The Parable of the Sower (“a sower went out to sow his seed”) comes to us from three Gospels: SS Matthew, Mark and Luke. St Luke’s account is the one appointed for Sexagesima. It’s the shortest and most to the point. If we take our Sunday School adage as a guide, this is a story about a farmer planting seeds and what happens to them. Since it’s a parable, though, the farmer, the seeds and the soil all point us to another meaning.
After the crowds have gone, the Lord’s disciples ask Him what the parable means. Turns out the parable isn’t about the sower or even the seeds as much as it’s about the dirt. Many of the seeds the sower tosses as he walks through the field fall on unwelcoming ground. Hard-packed, encrusted with stones or thick with the thorn bushes so prevalent in Palestine, this soil will never produce: the seeds will die. But some of the seed will thrive and produce an abundance of the farmer’s crop. The “heavenly meaning” of the parable has to do with the different kinds of dirt, and the dirt stands for us. That’s meet and right, ‘cause the Bible says God made you and me out of dirt.
Some of the seeds fell on the road that ran alongside the farmer’s field, hard-packed from long years of people walking over it. The seed is gobbled up by hungry birds. Some of the seed fell on rock-strewn, unplowed surface ground; that seed burned up in the hot sun. Some of the seed fell among thorn bushes (which can grow taller than a man and spread out three or four feet from the bush’s roots) and never got a chance to grow. But a lot of the seeds, let’s hope 𝘮𝘰𝘴𝘵 of them, ended up in the upturned, waiting earth the farmer had plowed and cultivated. That seed burrowed into the earth, grew, burst forth in bloom and produced the rich harvest the sower had hoped for.
So you and I are the dirt, and God plants Himself (He is both Sower and Seed) in us. The fruitfulness of His planting depends on the quality of the dirt itself.
Why this Gospel for Sexagesima, ten days from the beginning of Lent? Because 𝗻𝗼𝘄’𝘀 the time for you to consider what kind of dirt you are. And if you’re dirt that’s hard-packed, rock-bound or too thickly-thorned, if there’s no room for God to grow, then Lent is 𝘁𝗵𝗲 time to do something about it. Clear the field, pull up the stones, improve the soil of your soul. It’s no accident we’re made out of dirt: God means for us to be fertile. The “heavenly meaning” of that is that God can grow in us, and we can grow in Him.
What does that mean, for God to grow in us? What does it look like, if we grow in Him?
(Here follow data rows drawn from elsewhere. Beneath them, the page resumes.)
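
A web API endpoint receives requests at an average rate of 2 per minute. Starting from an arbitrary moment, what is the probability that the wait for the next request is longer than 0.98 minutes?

The wait for the next event is exponential with rate λ = 2 per minute.
P(T > 0.98) = e^(−λt) = e^(−2 × 0.98) = e^(−1.96) ≈ 0.1409.

0.1409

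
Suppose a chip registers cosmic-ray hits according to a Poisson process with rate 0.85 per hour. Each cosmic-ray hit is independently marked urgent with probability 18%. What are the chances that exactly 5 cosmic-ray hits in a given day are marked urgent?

Thinning: the cosmic-ray hits that are marked urgent themselves form a Poisson process with rate 0.18 × 0.85 = 0.153 per hour.
Over the interval, μ = 0.153 × 24 = 3.672 (a day = 24 hours).
P(N = 5) = e^(−3.672) · 3.672^5/5! ≈ 0.1414.

0.1414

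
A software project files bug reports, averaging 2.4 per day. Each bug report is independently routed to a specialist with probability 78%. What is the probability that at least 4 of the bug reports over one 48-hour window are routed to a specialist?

Thinning: the bug reports that are routed to a specialist themselves form a Poisson process with rate 0.78 × 2.4 = 1.872 per day.
Over the interval, μ = 1.872 × 2 = 3.744 (a 48-hour window = 2 days).
P(N ≥ 4) = 1 − P(N ≤ 3) ≈ 0.5150.

0.5150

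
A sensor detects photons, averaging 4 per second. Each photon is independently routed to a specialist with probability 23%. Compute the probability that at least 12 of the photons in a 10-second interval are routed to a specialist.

Thinning: the photons that are routed to a specialist themselves form a Poisson process with rate 0.23 × 4 = 0.92 per second.
Over the interval, μ = 0.92 × 10 = 9.2 (a 10-second interval = 10 seconds).
P(N ≥ 12) = 1 − P(N ≤ 11) ≈ 0.2168.

0.2168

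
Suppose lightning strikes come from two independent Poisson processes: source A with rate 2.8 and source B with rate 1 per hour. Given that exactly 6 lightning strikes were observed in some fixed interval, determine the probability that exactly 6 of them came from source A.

Given the total, each event is independently from source A with probability p = λ_A/(λ_A+λ_B) = 2.8/3.8 ≈ 0.7368.
So K ~ Binomial(6, 2.8/3.8): P(K = 6) = C(6,6) · (2.8/3.8)^6 · (1/3.8)^0 ≈ 0.1600.

0.1600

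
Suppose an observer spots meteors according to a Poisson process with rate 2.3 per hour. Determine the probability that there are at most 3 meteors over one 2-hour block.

Over the interval, μ = 2.3 × 2 = 4.6 (a 2-hour block = 2 hours).
P(N ≤ 3) = Σ_{j=0}^{3} e^(−μ) μ^j/j! ≈ 0.3257.

0.3257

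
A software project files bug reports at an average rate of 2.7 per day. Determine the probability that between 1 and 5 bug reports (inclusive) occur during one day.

With mean μ = 2.7 per day,
P(1 ≤ N ≤ 5) = Σ_{j=1}^{5} e^(−2.7) · 2.7^j/j! ≈ 0.8761.

0.8761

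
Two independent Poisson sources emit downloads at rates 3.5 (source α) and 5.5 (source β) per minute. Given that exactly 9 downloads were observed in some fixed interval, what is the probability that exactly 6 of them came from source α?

0.0663

Given the total, each event is independently from source α with probability p = λ_α/(λ_α+λ_β) = 3.5/9 ≈ 0.3889.
So K ~ Binomial(9, 3.5/9): P(K = 6) = C(9,6) · (3.5/9)^6 · (5.5/9)^3 ≈ 0.0663.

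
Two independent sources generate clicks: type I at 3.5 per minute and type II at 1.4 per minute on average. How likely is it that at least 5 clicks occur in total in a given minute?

Independent Poisson processes superpose: combined rate λ = 3.5 + 1.4 = 4.9 per minute.
So μ = 4.9.
P(N ≥ 5) = 1 − P(N ≤ 4) ≈ 0.5418.

0.5418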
Lent, spiritual growth in Christ, isn’t an esoteric concept; Lent is blunt. It’s meant to be. Pray. Fast. Give away your precious stuff. It’s not about feeling but doing. Christian love has NOTHING to do with feeling love for others, as if they were your cuddly pets or cute newborns. Christians learn what love is by looking to Jesus Christ and His saints. What did Jesus’ love look like? What did it do?
As He hung on the cross, nailed to the wood with iron spikes, beaten pulpy and covered with blisters and bleeding, stinging wounds, He looked through His blood-encrusted eyebrows and saw all the people who’d done this to Him, sneering and laughing at Him. “Hey! Hey! mister big messiah! Come on down here right and show us who’s boss!” The One Who created each one of these creeps looked down at them and saw what they’d made of themselves to do this to one of their own. He saw and felt their hatred, took it 𝘢𝘭𝘭 in and then answered, with a prayer. “Forgive them, Father.” That’s the love He calls us to, the love that can change us and the world around us. It’s the seed He looks to plant in us, with intent that it will grow.